Sunday, July 14, 2019

Vatican mystery over missing girl deepens as bones are found


By NICOLE WINFIELD 

Associated Press
20 hrs ago





FILE - In this Wednesday, July 10, 2019 filer, a view of the cemetery of the Pontifical Teutonic College at the Vatican. The mystery over the 1983 disappearance of the 15-year-old daughter of a Vatican employee has taken yet another twist following excavations this week at a Vatican City cemetery. The Vatican said Saturday it had discovered two sets of bones under a stone slab. An official says the area was immediately sealed off and would be opened in the presence of forensic experts on July 20.

Gregorio Borgia



VATICAN CITY (AP) — The mystery of the 1983 disappearance of the 15-year-old daughter of a Vatican employee took yet another twist Saturday following excavations this week at a Vatican City cemetery. The Vatican said it had discovered two sets of bones under a stone slab that will be formally opened next week.
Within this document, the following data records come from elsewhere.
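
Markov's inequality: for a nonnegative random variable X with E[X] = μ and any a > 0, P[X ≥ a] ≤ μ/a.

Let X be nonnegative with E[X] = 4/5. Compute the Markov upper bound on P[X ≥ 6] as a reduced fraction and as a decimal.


μ = E[X] = 4/5, a = 6.
Markov: P[X ≥ 6] ≤ μ/a = (4/5)/6 = 2/15.
Numerically: ≈ 0.1333.
(Since a = 6 > μ = 0.8000, the bound 2/15 is < 1 and informative.)

P[X ≥ 6] ≤ 2/15 ≈ 0.1333.


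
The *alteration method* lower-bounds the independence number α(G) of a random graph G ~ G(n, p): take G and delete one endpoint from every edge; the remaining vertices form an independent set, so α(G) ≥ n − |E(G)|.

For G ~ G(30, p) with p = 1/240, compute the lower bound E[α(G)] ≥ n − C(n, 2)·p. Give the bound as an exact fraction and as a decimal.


E[|E(G)|] = C(30, 2)·p = 435 · (1/240) = 29/16.
E[α(G)] ≥ n − E[|E(G)|] = 30 − 29/16 = 451/16.
Numerically: ≈ 28.18750.
(This is only a lower bound; the true E[α(G)] may be larger.)

E[α(G)] ≥ 451/16 ≈ 28.18750.


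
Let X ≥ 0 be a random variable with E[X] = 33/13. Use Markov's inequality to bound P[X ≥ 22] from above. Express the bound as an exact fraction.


μ = E[X] = 33/13, a = 22.
Markov: P[X ≥ 22] ≤ μ/a = (33/13)/22 = 3/26.
Numerically: ≈ 0.1154.
(Since a = 22 > μ = 2.5385, the bound 3/26 is < 1 and informative.)

P[X ≥ 22] ≤ 3/26 ≈ 0.1154.


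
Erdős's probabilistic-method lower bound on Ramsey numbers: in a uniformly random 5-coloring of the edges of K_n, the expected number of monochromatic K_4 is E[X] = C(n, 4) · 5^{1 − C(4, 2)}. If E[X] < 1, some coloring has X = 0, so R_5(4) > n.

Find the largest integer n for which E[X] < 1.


We need C(n, 4) · 5^{1 − 6} < 1, i.e. C(n, 4) < 5^{6 − 1} = 3125.
Check values of n near the boundary:
  n = 14: C(14, 4) = 1001; 1001 < 3125? YES
  n = 15: C(15, 4) = 1365; 1365 < 3125? YES
  n = 16: C(16, 4) = 1820; 1820 < 3125? YES
  n = 17: C(17, 4) = 2380; 2380 < 3125? YES
  n = 18: C(18, 4) = 3060; 3060 < 3125? YES
  n = 19: C(19, 4) = 3876; 3876 < 3125? NO
The largest n with C(n, 4) < 3125 is n = 18 (where E[X] = 612/625 ≈ 0.9792). Hence R_5(4) > 18, i.e. R_5(4) ≥ 19.

Largest n = 18; hence R_5(4) > 18.


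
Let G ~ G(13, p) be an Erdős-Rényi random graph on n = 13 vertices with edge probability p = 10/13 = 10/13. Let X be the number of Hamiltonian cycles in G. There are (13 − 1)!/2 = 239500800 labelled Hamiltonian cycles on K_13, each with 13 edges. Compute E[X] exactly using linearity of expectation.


K_13 has (13 − 1)!/2 = 239500800 labelled Hamiltonian cycles.
For each such Hamiltonian cycle H, let X_H = 1 if all 13 edges of H are present in G. Then P[X_H = 1] = p^{13} = (10/13)^{13} = 10000000000000/302875106592253.
By linearity: E[X] = Σ_H E[X_H] = 239500800 · p^{13} = 239500800 · 10000000000000/302875106592253 = 2395008000000000000000/302875106592253.
Numerically: E[X] ≈ 7.91e+06.

E[X] = 239500800 · (10/13)^{13} = 2395008000000000000000/302875106592253 ≈ 7.91e+06.


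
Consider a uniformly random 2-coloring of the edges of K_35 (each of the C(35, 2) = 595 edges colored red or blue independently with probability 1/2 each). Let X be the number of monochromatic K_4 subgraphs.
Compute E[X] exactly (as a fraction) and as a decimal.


Let X = Σ_S X_S over the C(35, 4) = 52360 subsets S of size 4, where X_S = 1 if the K_4 on S is monochromatic.
For a fixed S, the K_4 on S has C(4, 2) = 6 edges. P[all 6 edges red] = (1/2)^6, and likewise for blue, so P[monochromatic] = 2·(1/2)^6 = 2^{1 − 6} = 1/32.
By linearity: E[X] = C(35, 4) · 2^{1 − 6} = 52360 · 1/32 = 6545/4.
Numerically: E[X] ≈ 1636.250.

E[X] = C(35,4)·2^(1−C(4,2)) = 6545/4 ≈ 1636.250.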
The new discovery came after Vatican on Thursday pried open the tombs of two 19th-century German princesses in the cemetery of the Pontifical Teutonic College in hopes of finding the remains of Emanuela Orlandi.


Orlandi's family had received a tip that she might be buried there. But the tombs turned out to be empty, creating yet another mystery about where the dead princesses were.
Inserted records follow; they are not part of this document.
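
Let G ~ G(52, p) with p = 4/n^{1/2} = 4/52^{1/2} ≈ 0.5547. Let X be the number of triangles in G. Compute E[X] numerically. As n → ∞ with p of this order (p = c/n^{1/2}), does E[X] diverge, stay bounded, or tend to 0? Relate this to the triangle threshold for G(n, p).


Number of potential triangles: C(52, 3) = 22100.
Each occurs with probability p³ ≈ (0.5547)³ ≈ 1.70676983e-01.
By linearity: E[X] = C(52, 3)·p³ ≈ 22100 · 1.70676983e-01 ≈ 3771.961334.
Since α = 1/2 < 1, p = c/n^{1/2} ≫ 1/n is above the triangle threshold p ~ 1/n. Asymptotically E[X] ~ (c³/6)·n^{3(1−α)} = (4³/6)·n^{1.5} → ∞; triangles are abundant w.h.p.

E[X] ≈ 3771.961334; in regime p = Θ(1/n^{1/2}) E[X] diverges (above the triangle threshold p ~ 1/n).


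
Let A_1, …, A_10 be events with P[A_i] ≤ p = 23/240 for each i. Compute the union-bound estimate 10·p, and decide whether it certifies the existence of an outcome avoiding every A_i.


Union bound: P[∪_{i=1}^{10} A_i] ≤ Σ_i P[A_i] ≤ 10·p = 10·(23/240) = 23/24.
Numerically: 23/24 ≈ 0.9583333.
Is 23/24 < 1? YES.
Since P[∪ A_i] ≤ 23/24 < 1, the complement has P[∩ A_i^c] ≥ 1 − 23/24 = 1/24 > 0, so some outcome avoids every A_i.

10·p = 23/24 ≈ 0.9583333; existence CERTIFIED by the union bound.


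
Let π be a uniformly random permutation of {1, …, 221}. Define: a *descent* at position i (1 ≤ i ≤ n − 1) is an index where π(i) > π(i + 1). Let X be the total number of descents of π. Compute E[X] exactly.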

The Vatican vowed to keep investigating and noted that any bones in the tombs might have been displaced during structural work carried out on both the college building and a cemetery near St. Peter's Basilica in the 1800s and in more recent decades.


On Saturday, Vatican spokesman Alessandro Gisotti said further searches had centered on the areas adjoining the princesses' tombs. He said investigators had located two ossuaries, or sets of bones, under a stone slab manhole covering inside the Teutonic college itself.


He said the area was immediately sealed off and would be opened in the presence of forensic experts on July 20.


Gisotti added that the bones were found in two holes carved out of a large stone that was covered by an old pavement stone a few meters (yards) behind the princesses' tombs. That area is now technically inside a building of the Teutonic College, after expansion work on the building encroached onto the cemetery field.


The last recorded structural work done on the building and the cemetery was in the 1960s and 1970s. Orlandi disappeared in 1983.


She vanished after leaving her family's Vatican City apartment to go to a music lesson in Rome. Her father was a lay employee of the Holy See.